Я улыбаюсь:
– Ехидна… Ехидна, – уточняю, – и Горбонос.
Ехидна – это значит зверек из отряда грызунов. Обитает в субтропиках юго-восточной Австралии. Питается личинками насекомых и уничтожает гнезда птиц. Отличается прожорливостью и при встрече с человеком издает неприличные звуки. В учебнике изображен свисающим с ветки на хвосте. И на уроке географии я протянул это изображение Семе.
– На, – говорю, – зеркало. Причешись.
Но вместо того чтобы достать из кармана расческу, Сема поставил на свою морду кляксу.
У папы нос похож на клюв, а у Семы, если представить треугольник, то вместо гипотенузы получится синусоида. Но Сема все равно русский. А у еврея, даже если и нос нормальный и все остальное тоже как у людей, то в результате все равно еврей. И не совсем понятно, чем это объяснить.
– Жидовская морда… – бросает мне вдогонку Сема, и я нажимаю на педали.
А когда нырять, то даже не стал велосипед сторожить.
– Вот, – улыбается, – и сиди…
И тут он, конечно, прав. В Малаховке народ такой – раззявишь хавальник – и не поможет и цепь. Папа ее заказал в мастерской на рынке и возле гастронома теперь прицепливает свой велосипед к дереву. Или к решетке газона. И, покамест стоит в очереди, несколько раз выходит посмотреть.
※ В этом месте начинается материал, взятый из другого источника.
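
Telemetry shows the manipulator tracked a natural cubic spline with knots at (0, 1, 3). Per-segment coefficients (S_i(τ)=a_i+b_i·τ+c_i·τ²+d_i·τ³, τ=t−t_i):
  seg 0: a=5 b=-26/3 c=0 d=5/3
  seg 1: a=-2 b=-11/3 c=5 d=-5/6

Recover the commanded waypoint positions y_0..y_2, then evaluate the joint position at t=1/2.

y_0=5 y_1=-2 y_2=4
S(1/2) = 7/8

y_0 = S_0(0) = a_0 = 5
y_1 = S_1(0) = a_1 = -2
y_2 = S_1(2) = 4
t_q=1/2 is in segment 0 (τ=1/2); S_0(τ)=7/8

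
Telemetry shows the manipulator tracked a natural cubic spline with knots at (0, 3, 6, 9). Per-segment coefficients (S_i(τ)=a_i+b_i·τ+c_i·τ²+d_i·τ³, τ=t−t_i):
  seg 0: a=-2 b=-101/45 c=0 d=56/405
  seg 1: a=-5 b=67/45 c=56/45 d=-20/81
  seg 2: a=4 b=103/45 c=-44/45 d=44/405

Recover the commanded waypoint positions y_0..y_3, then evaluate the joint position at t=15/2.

y_0=-2 y_1=-5 y_2=4 y_3=5
S(15/2) = 28/5

y_0 = S_0(0) = a_0 = -2
y_1 = S_1(0) = a_1 = -5
y_2 = S_2(0) = a_2 = 4
y_3 = S_2(3) = 5
t_q=15/2 is in segment 2 (τ=3/2); S_2(τ)=28/5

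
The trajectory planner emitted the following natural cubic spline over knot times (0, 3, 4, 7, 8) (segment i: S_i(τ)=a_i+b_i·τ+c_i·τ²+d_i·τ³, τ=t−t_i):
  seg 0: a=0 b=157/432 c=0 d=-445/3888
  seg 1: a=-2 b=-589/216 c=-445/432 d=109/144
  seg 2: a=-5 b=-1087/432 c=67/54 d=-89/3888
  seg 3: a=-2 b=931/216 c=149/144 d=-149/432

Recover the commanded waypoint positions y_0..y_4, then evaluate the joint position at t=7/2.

y_0=0 y_1=-2 y_2=-5 y_3=-2 y_4=3
S(7/2) = -12187/3456

y_0 = S_0(0) = a_0 = 0
y_1 = S_1(0) = a_1 = -2
y_2 = S_2(0) = a_2 = -5
y_3 = S_3(0) = a_3 = -2
y_4 = S_3(1) = 3
t_q=7/2 is in segment 1 (τ=1/2); S_1(τ)=-12187/3456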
И я даже не стал купаться, все сидел сторожил. А Сема нырнул, наверно, раз шесть или семь. Три раза солдатиком. А четыре ласточкой. И еще, сука, подмигивает. Что так мне, гондону, и надо. Не буду жидиться. Зато я обратно поеду на велосипеде, а Сема потащится на «костылях».
У Семы на меня давнишний зуб. Я проиграл ему четыре шарика (играли в долг на подоконнике в туалете) и задолжал за них четыре «Раковые шейки». Но вместо «Раковой шейки» в буфете одна «Коровка», и Сема «Коровку» забраковал. А «Раковую шейку» я проиграл в рамса Кольке Лахтикову (играли тоже в долг на чердаке).
– Ну, ладно, – говорит, – давай три «Мишки на севере».
Но «Мишка на севере» в маминой тумбочке в спальне, а ключ от спальни у папы на цепочке в кармане.
– Тогда, – говорю, – бери яблоки.
У нас в столовой на скатерти такой натюрморт. На блюде вперемежку с пунцовыми яблоками целая связка желтых бананов и вместе с оранжевыми апельсинами набухшие соком груши. И никогда не портятся.
– Бери, бери, – улыбаюсь, – вкусные… Хочешь попробовать?
И Сема попробовал и чуть не раскрошил себе зуб. А яблоко оказалось из глины.
Этот натюрморт маме преподнес метрдотель из гостиницы «Британия» в Будапеште. За заслуги перед отечеством.
Вот было смеху. И еще хорошо, Дуняша нас растащила.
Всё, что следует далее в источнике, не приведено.